My mom met him in the hallway leaving me next to the toilet. Being a SWAT commander for the last ten years, my father knew how to keep calm in any situation. He walked into the room and picked me up off the floor. In complete silence, he carried me into his bedroom and laid me down on the bed. I laid in the bed while my mom ran in and out of everyone throwing all of our things into bags. Every time she saw me lying in the bed I caught a glimpse of her watery eyes filled with anxiety. With our bags packed and the skis tied to the top of the car, my dad sat me into the car. The car ride was a daze as we whipped around every curve as the flurry of the snowstorm flashed by the window.


After two and a half hours, we finally arrive at my physician's office. My siblings and I had gone to this physician our entire life, but when he sat there flipping through books the worry in my moms eyes continued to grow. The doctor instructed us to go to the hospital immediately.


For two weeks, I was visited by every doctor imaginable, poked and prodded, and still had no answers. The doctors sent me home with no diagnosis, but some antiobiotics that were supposed to do something. My time at home was extremely boring. All day, I laid on the couch and when I needed to use the restroom I would call to my parents or older sister to carry me. I would color, play cards, or read Archie comic books all day just waiting for something to happen. After two weeks of this, I woke up one morning and the virus had escalated to all the muscles in my body from my neck down.


I was rushed to the Denver Children's hospital where I came to find out my body had been taken over by viral myositis. Viral myositis is a rare occurrence when a cold virus attacks your muscular system instead of your immune system. My muscular system completely shut down from my waist down leaving me paralyzed. Only one in a million people have this virus so information is scarce. The neurologist told me I may walk in a year or I may never walk again. My bright, sunny spring day turned into years of pains.
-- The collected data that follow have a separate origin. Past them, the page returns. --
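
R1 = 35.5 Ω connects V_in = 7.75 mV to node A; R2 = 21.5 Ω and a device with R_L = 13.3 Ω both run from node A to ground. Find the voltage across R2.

V_out ≈ 1.46 mV

R2 ‖ R_L = (21.5 × 13.3)/(21.5 + 13.3) = 8.217 Ω.
Then V_out = V_in · R2'/(R1 + R2') = 7.75 × 8.217/43.72 = 1.457 mV.
(Unloaded it would be 2.92 mV; the load pulls it down.)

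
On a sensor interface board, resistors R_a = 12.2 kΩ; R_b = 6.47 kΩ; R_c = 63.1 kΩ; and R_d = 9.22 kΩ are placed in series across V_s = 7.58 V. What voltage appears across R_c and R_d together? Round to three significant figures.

V ≈ 6.02 V

Series total: ΣR = 12.2 + 6.47 + 63.1 + 9.22 = 90.99 kΩ.
R_{R_c..R_d} = 63.1 + 9.22 = 72.32 kΩ.
Voltage divider: V = V_s · (72.32 / 90.99) = 7.58 × 0.7948 = 6.025 V.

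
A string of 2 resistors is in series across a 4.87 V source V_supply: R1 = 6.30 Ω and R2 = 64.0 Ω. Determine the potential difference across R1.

V ≈ 0.436 V

Series total: ΣR = 6.30 + 64.0 = 70.30 Ω.
By the voltage-divider rule, V = 4.87 × 6.300/70.30 = 0.4364 V.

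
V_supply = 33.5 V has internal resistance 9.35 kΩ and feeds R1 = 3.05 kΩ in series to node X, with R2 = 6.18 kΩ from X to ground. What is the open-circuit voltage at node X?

R1' = 9.35 + 3.05 = 12.40 kΩ (source resistance + R1).
V_th is the unloaded tap voltage: V_supply · R2/(R1'+R2) = 33.5 × 0.3326 = 11.14 V.

V_th ≈ 11.1 V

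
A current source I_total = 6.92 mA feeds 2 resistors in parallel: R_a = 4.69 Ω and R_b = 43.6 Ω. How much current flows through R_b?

I ≈ 0.672 mA

Two-branch current divider: I_k = I_total · R_other/(R_1 + R_2).
I(R_b) = 6.92 × 4.69/(4.69 + 43.6) = 6.92 × 0.09712 = 0.6721 mA.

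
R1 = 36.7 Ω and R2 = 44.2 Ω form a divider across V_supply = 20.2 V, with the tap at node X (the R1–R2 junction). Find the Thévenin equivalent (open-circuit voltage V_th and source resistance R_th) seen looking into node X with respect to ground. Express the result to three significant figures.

With X open, the divider is unloaded: V_th = 20.2 × 44.2/80.90 = 11.04 V.
Looking into X with the source shorted: R_th = R1·R2/(R1+R2) = 36.70 × 44.2/80.90 = 20.05 Ω.

V_th ≈ 11.0 V, R_th ≈ 20.1 Ω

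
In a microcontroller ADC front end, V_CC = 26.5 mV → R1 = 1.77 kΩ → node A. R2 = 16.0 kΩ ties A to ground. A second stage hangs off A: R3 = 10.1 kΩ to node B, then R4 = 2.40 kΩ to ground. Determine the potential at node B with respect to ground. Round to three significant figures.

The second stage (R3 + R4 = 12.50 kΩ) loads node A in parallel with R2.
Effective lower resistance at A: R2 ‖ 12.50 = 7.018 kΩ.
So V_A = 26.5 × 0.7986 = 21.16 mV.
V_B = V_A × 0.1920 = 4.063 mV.

V_B ≈ 4.06 mV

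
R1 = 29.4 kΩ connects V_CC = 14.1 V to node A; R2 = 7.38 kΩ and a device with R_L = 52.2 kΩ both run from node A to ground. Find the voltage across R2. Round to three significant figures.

R2 ‖ R_L = (7.38 × 52.2)/(7.38 + 52.2) = 6.466 kΩ.
Then V_out = V_CC · R2'/(R1 + R2') = 14.1 × 6.466/35.87 = 2.542 V.

V_out ≈ 2.54 V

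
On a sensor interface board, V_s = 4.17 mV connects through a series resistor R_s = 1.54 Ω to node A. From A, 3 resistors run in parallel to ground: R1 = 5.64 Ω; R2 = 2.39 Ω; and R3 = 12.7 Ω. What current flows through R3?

I ≈ 0.161 mA

Combine the parallel branches: R_p = (1/5.64 + 1/2.39 + 1/12.7)⁻¹ = 1.483 Ω.
Node voltage V_A = V_s · R_p/(R_s + R_p) = 4.17 × 0.4905 = 2.045 mV.
Branch current I = V_A/R3 = 2.045/12.7 = 0.1611 mA.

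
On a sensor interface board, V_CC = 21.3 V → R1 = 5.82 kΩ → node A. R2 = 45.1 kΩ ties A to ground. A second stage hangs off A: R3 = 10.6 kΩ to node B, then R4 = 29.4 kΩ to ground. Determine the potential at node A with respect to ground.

Node A sees R2 in parallel with the series input of stage 2, R3 + R4 = 40.00 kΩ.
R2 ‖ (R3+R4) = 21.20 kΩ.
V_A = 21.3 × 21.20/(5.82 + 21.20) = 16.71 V.

V_A ≈ 16.7 V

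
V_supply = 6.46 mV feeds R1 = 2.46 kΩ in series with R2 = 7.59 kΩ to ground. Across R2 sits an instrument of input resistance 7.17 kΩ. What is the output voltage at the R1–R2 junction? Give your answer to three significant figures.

First combine the lower leg with the load: R2 ‖ R_L = 3.687 kΩ.
Then V_out = V_supply · R2'/(R1 + R2') = 6.46 × 3.687/6.147 = 3.875 mV.

V_out ≈ 3.87 mV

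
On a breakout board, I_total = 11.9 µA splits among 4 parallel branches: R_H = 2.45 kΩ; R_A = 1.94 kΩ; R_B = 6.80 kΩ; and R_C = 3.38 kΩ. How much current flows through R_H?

ΣG = 1/2.45 + 1/1.94 + 1/6.80 + 1/3.38 = 1.367.
R_H takes the fraction G_k/ΣG = 0.4082/1.367 = 0.2987, so I = 11.9 × 0.2987 = 3.554 µA.

I ≈ 3.55 µA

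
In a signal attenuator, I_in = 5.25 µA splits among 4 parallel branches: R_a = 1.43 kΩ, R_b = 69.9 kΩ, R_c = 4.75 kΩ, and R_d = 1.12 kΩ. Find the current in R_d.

I ≈ 2.58 µA

Total conductance ΣG = 1/1.43 + 1/69.9 + 1/4.75 + 1/1.12 = 1.817 (units of 1/kΩ).
R_d takes the fraction G_k/ΣG = 0.8929/1.817 = 0.4914, so I = 5.25 × 0.4914 = 2.580 µA.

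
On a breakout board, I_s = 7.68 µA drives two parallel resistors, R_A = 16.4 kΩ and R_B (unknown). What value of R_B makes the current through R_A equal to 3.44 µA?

The fraction through R_A equals R_B/(R_A+R_B).
With f = 0.4479, R_B = R_A · f/(1−f) = 16.4 × 0.8113 = 13.31 kΩ.

R_B ≈ 13.3 kΩ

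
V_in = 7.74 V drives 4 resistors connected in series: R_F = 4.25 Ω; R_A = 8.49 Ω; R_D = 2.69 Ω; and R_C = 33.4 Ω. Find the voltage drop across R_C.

V ≈ 5.29 V

Series total: ΣR = 4.25 + 8.49 + 2.69 + 33.4 = 48.83 Ω.
Voltage divider: V = V_in · (33.40 / 48.83) = 7.74 × 0.6840 = 5.294 V.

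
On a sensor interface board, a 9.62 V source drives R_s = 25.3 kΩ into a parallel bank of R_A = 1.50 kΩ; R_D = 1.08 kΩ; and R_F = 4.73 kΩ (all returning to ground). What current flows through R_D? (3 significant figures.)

I ≈ 0.191 mA

Parallel bank: R_p = 1/(1/1.50 + 1/1.08 + 1/4.73) = 0.5543 kΩ.
V_A by voltage divider: V_A = 9.62 × 0.5543/(25.3 + 0.5543) = 0.2063 V.
Branch current I = V_A/R_D = 0.2063/1.08 = 0.1910 mA.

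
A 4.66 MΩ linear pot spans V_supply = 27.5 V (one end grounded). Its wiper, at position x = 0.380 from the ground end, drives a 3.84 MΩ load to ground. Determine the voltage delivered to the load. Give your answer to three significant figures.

The pot divides into 2.889 MΩ above the wiper and 1.771 MΩ below.
R_L loads the lower segment: effective lower R = 1.212 MΩ.
Then V_out = V_supply · 1.212/(2.889 + 1.212) = 8.127 V.

V_out ≈ 8.13 V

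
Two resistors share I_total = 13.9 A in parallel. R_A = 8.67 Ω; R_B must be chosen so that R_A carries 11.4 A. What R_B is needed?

R_B ≈ 39.5 Ω

Two-branch current divider: I_A = I_total · R_B/(R_A + R_B).
11.4/13.9 = R_B/(R_A + R_B) → R_B = R_A · (0.8201)/(1 − 0.8201) = 8.67 × 4.560 = 39.54 Ω.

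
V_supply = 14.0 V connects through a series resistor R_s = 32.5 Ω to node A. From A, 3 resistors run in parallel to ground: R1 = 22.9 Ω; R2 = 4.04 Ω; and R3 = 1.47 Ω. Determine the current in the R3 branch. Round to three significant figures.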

A few weeks before I was dreaming of going up and down ski slopes, yet I never imagined that in less than twenty-four hours my life would be turned upside down.


For months, I went through what no seven year old child should go through, but this did not stop me, because as I watched "Dare to Dream" over and over again. I never let the thought of not walking again cross my mind. I decided then and there that this was not going to be the end of my sports career, instead it was going to the beginning.